Around the world, other governments provided training resources to support teachers in navigating the digital environment and adjusting their pedagogical practices.
Pooling digital momentum
Seizing the opportunity EdTech offers MENA means getting everyone involved. In this, development institutions like the World Bank can play a convening role to help transform private sector-led examples of digital learning from isolated interventions to interventions made by governments at scale.
The World Bank has been working with education ministries in MENA to maximize effective design and execution in remote learning strategies. The Bank has nurtured collaboration over the past year with international, regional, and local EdTech players to support governments to develop, monitor, and sustain their remote learning systems.

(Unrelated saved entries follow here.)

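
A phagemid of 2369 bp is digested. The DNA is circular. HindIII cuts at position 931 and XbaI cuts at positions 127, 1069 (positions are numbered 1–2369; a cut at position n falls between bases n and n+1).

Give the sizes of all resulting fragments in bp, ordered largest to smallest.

1427, 804, 138 bp

Combined cut positions (sorted): 127, 931, 1069.
Circular molecule, 3 cuts → 3 fragments:
  931 − 127 = 804 bp
  1069 − 931 = 138 bp
  wrap: 2369 − 1069 + 127 = 1427 bp
Sorted largest to smallest: 1427, 804, 138 bp.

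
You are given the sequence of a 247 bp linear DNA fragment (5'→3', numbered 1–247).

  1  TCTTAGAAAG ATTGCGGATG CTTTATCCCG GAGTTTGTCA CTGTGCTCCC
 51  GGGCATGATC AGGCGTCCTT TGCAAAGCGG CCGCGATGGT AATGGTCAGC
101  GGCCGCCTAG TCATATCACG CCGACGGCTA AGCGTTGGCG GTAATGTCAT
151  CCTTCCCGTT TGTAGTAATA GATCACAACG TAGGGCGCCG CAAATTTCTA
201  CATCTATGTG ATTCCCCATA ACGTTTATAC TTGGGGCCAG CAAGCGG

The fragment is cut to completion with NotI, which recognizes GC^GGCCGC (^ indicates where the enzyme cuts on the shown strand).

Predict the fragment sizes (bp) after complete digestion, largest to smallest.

NotI sites (GCGGCCGC) start at positions 77, 99.
NotI cuts after base 2 of each site, so after positions 78, 100.
Linear molecule, 2 cuts → 3 fragments:
  1–78 → 78 bp
  79–100 → 22 bp
  101–247 → 147 bp
Sorted largest to smallest: 147, 78, 22 bp.

147, 78, 22 bp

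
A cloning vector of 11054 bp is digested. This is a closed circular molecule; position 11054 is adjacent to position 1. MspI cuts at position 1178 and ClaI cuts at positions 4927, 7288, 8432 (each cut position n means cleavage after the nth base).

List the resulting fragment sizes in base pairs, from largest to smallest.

3800, 3749, 2361, 1144 bp

Combined cut positions (sorted): 1178, 4927, 7288, 8432.
Circular molecule, 4 cuts → 4 fragments:
  4927 − 1178 = 3749 bp
  7288 − 4927 = 2361 bp
  8432 − 7288 = 1144 bp
  wrap: 11054 − 8432 + 1178 = 3800 bp
Sorted largest to smallest: 3800, 3749, 2361, 1144 bp.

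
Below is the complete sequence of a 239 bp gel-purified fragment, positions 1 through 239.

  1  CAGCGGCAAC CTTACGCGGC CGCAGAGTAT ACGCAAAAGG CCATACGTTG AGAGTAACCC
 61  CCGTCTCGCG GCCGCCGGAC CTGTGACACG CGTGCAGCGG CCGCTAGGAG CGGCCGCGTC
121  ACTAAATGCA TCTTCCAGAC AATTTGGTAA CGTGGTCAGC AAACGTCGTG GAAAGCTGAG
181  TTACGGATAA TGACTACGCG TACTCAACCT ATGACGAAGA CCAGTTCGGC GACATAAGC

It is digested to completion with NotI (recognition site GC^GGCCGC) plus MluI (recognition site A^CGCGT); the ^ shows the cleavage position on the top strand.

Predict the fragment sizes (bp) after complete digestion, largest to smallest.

85, 52, 43, 19, 17, 13, 10 bp

NotI sites (GCGGCCGC) start at positions 16, 68, 97, 110.
NotI cuts after base 2 of each site, so after positions 17, 69, 98, 111.
MluI sites (ACGCGT) start at positions 88, 196.
MluI cuts after the first base of each site, so after positions 88, 196.
Combined cut positions: 17, 69, 88, 98, 111, 196.
Linear molecule, 6 cuts → 7 fragments:
  1–17 → 17 bp
  18–69 → 52 bp
  70–88 → 19 bp
  89–98 → 10 bp
  99–111 → 13 bp
  112–196 → 85 bp
  197–239 → 43 bp
Sorted largest to smallest: 85, 52, 43, 19, 17, 13, 10 bp.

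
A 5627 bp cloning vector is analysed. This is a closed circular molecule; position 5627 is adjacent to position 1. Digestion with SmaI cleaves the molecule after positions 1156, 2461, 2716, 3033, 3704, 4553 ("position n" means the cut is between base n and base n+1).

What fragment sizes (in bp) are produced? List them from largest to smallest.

Circular molecule, 6 cuts → 6 fragments:
  2461 − 1156 = 1305 bp
  2716 − 2461 = 255 bp
  3033 − 2716 = 317 bp
  3704 − 3033 = 671 bp
  4553 − 3704 = 849 bp
  wrap: 5627 − 4553 + 1156 = 2230 bp
Sorted largest to smallest: 2230, 1305, 849, 671, 317, 255 bp.

2230, 1305, 849, 671, 317, 255 bp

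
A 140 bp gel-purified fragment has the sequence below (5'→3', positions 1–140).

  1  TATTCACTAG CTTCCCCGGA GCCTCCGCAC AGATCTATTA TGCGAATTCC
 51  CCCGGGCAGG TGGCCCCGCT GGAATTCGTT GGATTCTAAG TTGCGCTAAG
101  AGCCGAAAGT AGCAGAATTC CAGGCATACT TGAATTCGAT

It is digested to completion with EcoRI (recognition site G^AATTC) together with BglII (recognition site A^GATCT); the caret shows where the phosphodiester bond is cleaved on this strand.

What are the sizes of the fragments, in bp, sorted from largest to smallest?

EcoRI sites (GAATTC) start at positions 44, 72, 115, 132.
EcoRI cuts after the first base of each site, so after positions 44, 72, 115, 132.
The BglII site (AGATCT) starts at position 31.
BglII cuts after the first base of each site, so after position 31.
Combined cut positions: 31, 44, 72, 115, 132.
Linear molecule, 5 cuts → 6 fragments:
  1–31 → 31 bp
  32–44 → 13 bp
  45–72 → 28 bp
  73–115 → 43 bp
  116–132 → 17 bp
  133–140 → 8 bp
Sorted largest to smallest: 43, 31, 28, 17, 13, 8 bp.

43, 31, 28, 17, 13, 8 bp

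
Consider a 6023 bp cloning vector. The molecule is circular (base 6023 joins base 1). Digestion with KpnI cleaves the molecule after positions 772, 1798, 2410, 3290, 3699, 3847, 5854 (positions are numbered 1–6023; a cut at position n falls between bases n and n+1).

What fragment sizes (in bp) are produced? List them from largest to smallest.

2007, 1026, 941, 880, 612, 409, 148 bp

Circular molecule, 7 cuts → 7 fragments:
  1798 − 772 = 1026 bp
  2410 − 1798 = 612 bp
  3290 − 2410 = 880 bp
  3699 − 3290 = 409 bp
  3847 − 3699 = 148 bp
  5854 − 3847 = 2007 bp
  wrap: 6023 − 5854 + 772 = 941 bp
Sorted largest to smallest: 2007, 1026, 941, 880, 612, 409, 148 bp.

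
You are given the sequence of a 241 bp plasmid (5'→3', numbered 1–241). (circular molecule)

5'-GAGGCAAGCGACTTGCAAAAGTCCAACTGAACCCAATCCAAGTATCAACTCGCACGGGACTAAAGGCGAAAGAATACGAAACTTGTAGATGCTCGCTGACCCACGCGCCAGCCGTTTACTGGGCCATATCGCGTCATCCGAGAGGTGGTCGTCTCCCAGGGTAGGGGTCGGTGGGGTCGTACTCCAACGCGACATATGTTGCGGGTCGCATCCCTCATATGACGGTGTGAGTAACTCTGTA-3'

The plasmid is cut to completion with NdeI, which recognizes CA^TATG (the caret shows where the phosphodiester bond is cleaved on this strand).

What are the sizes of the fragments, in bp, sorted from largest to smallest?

NdeI sites (CATATG) start at positions 193, 216.
NdeI cuts after base 2 of each site, so after positions 194, 217.
Circular molecule, 2 cuts → 2 fragments:
  195–217 → 23 bp
  218–241 then 1–194 → 24 + 194 = 218 bp
Sorted largest to smallest: 218, 23 bp.

218, 23 bp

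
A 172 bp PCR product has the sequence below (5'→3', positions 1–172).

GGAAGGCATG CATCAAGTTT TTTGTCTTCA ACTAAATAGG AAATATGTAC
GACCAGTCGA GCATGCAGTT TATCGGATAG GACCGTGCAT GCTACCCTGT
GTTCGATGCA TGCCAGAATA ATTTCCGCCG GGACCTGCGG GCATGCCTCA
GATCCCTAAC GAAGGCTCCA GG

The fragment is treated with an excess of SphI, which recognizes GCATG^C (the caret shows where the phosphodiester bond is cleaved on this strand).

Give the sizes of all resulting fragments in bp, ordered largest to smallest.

55, 33, 27, 26, 21, 10 bp

SphI sites (GCATGC) start at positions 6, 61, 87, 108, 141.
SphI cuts after base 5 of each site (before the last base), so after positions 10, 65, 91, 112, 145.
Linear molecule, 5 cuts → 6 fragments:
  1–10 → 10 bp
  11–65 → 55 bp
  66–91 → 26 bp
  92–112 → 21 bp
  113–145 → 33 bp
  146–172 → 27 bp
Sorted largest to smallest: 55, 33, 27, 26, 21, 10 bp.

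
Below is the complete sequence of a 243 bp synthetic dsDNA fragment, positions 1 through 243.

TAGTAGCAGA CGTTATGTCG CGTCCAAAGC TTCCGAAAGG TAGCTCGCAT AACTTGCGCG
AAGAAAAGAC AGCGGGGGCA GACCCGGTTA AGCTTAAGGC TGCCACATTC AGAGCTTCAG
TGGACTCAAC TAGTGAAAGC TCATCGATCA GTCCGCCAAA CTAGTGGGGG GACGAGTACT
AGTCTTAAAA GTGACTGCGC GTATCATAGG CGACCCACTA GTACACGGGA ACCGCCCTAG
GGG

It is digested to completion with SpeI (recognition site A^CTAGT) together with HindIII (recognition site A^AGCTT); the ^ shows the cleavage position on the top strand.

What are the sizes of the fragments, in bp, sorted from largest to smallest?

63, 39, 39, 31, 27, 26, 18 bp

SpeI sites (ACTAGT) start at positions 129, 160, 178, 217.
SpeI cuts after the first base of each site, so after positions 129, 160, 178, 217.
HindIII sites (AAGCTT) start at positions 27, 90.
HindIII cuts after the first base of each site, so after positions 27, 90.
Combined cut positions: 27, 90, 129, 160, 178, 217.
Linear molecule, 6 cuts → 7 fragments:
  1–27 → 27 bp
  28–90 → 63 bp
  91–129 → 39 bp
  130–160 → 31 bp
  161–178 → 18 bp
  179–217 → 39 bp
  218–243 → 26 bp
Sorted largest to smallest: 63, 39, 39, 31, 27, 26, 18 bp.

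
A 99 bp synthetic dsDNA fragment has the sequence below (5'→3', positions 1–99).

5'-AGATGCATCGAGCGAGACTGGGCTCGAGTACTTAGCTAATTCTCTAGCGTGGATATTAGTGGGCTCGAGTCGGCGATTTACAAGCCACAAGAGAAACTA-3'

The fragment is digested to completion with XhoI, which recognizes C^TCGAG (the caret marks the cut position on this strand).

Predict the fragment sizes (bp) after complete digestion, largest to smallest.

XhoI sites (CTCGAG) start at positions 23, 64.
XhoI cuts after the first base of each site, so after positions 23, 64.
Linear molecule, 2 cuts → 3 fragments:
  1–23 → 23 bp
  24–64 → 41 bp
  65–99 → 35 bp
Sorted largest to smallest: 41, 35, 23 bp.

41, 35, 23 bp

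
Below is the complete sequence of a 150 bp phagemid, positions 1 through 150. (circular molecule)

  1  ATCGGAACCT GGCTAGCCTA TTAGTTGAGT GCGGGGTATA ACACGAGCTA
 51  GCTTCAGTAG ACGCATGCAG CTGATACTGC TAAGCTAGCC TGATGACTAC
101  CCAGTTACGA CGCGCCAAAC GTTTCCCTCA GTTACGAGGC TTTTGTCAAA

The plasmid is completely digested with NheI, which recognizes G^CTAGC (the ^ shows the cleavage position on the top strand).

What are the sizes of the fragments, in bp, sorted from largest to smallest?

78, 37, 35 bp

NheI sites (GCTAGC) start at positions 12, 47, 84.
NheI cuts after the first base of each site, so after positions 12, 47, 84.
Circular molecule, 3 cuts → 3 fragments:
  13–47 → 35 bp
  48–84 → 37 bp
  85–150 then 1–12 → 66 + 12 = 78 bp
Sorted largest to smallest: 78, 37, 35 bp.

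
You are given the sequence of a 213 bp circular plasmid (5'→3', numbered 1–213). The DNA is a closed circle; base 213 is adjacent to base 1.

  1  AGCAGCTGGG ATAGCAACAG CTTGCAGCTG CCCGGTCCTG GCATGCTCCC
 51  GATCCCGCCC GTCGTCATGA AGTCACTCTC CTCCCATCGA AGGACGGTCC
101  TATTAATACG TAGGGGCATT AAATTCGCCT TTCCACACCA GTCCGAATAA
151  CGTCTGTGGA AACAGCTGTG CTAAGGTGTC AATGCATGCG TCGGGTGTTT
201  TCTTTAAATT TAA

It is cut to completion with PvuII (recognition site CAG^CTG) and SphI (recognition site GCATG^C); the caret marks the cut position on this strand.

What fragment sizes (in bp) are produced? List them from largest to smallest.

PvuII sites (CAGCTG) start at positions 3, 25, 163.
PvuII cuts after base 3 of each site, so after positions 5, 27, 165.
SphI sites (GCATGC) start at positions 41, 184.
SphI cuts after base 5 of each site (before the last base), so after positions 45, 188.
Combined cut positions: 5, 27, 45, 165, 188.
Circular molecule, 5 cuts → 5 fragments:
  6–27 → 22 bp
  28–45 → 18 bp
  46–165 → 120 bp
  166–188 → 23 bp
  189–213 then 1–5 → 25 + 5 = 30 bp
Sorted largest to smallest: 120, 30, 23, 22, 18 bp.

120, 30, 23, 22, 18 bp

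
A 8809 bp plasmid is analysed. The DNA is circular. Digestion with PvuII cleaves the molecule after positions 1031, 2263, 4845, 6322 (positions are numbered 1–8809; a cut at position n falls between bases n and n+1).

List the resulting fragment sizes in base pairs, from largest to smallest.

Circular molecule, 4 cuts → 4 fragments:
  2263 − 1031 = 1232 bp
  4845 − 2263 = 2582 bp
  6322 − 4845 = 1477 bp
  wrap: 8809 − 6322 + 1031 = 3518 bp
Sorted largest to smallest: 3518, 2582, 1477, 1232 bp.

3518, 2582, 1477, 1232 bp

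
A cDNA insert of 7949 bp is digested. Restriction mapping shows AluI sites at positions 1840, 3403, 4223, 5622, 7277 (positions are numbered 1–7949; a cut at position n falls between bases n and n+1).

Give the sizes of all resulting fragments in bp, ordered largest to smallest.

1840, 1655, 1563, 1399, 820, 672 bp

Linear molecule, 5 cuts → 6 fragments:
  1840 − 0 = 1840 bp
  3403 − 1840 = 1563 bp
  4223 − 3403 = 820 bp
  5622 − 4223 = 1399 bp
  7277 − 5622 = 1655 bp
  7949 − 7277 = 672 bp
Sorted largest to smallest: 1840, 1655, 1563, 1399, 820, 672 bp.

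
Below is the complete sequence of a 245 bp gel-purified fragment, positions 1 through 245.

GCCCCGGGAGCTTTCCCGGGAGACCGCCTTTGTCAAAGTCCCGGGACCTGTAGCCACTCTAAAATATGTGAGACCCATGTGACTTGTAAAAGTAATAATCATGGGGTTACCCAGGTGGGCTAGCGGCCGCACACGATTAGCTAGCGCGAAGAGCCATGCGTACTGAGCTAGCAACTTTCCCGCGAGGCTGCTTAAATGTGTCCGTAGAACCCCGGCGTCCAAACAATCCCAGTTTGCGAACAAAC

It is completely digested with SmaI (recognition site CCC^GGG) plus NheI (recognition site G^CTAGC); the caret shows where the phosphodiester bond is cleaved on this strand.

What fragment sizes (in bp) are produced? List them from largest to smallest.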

The World Bank MENA Education team is now entering into a new collaboration with Education 4.0, itself a private sector-led initiative, to streamline existing initiatives by bringing together education technology companies, ministries of education, and international donors.
Our ultimate objective is to accelerate the EdTech ecosystem in MENA by facilitating partnerships between the public and private sector and fostering collaboration between international and regional companies to enter into joint ventures aimed at enhancing the capacity of local private sector EdTech players.
An EdTech conference (June 1–3) will be a platform for engagement and dialogue between stakeholders, such as the regional and local digital players, governments, and donors. Together, these stakeholders will help build the MENA ecosystem; and participants will seek to understand EdTech’s potential impact on addressing learning poverty and preparing MENA students for the work of the future. Specific plans, interventions, and partnerships will be made. The focus will be on identifying educational challenges in the region and designing and customizing EdTech solutions to suit.
A vibrant EdTech ecosystem that brings together forward-thinking Ministries of Education, companies and donor agencies is essential to identify concrete EdTech solutions that can help governments build back better and shape the education systems of tomorrow.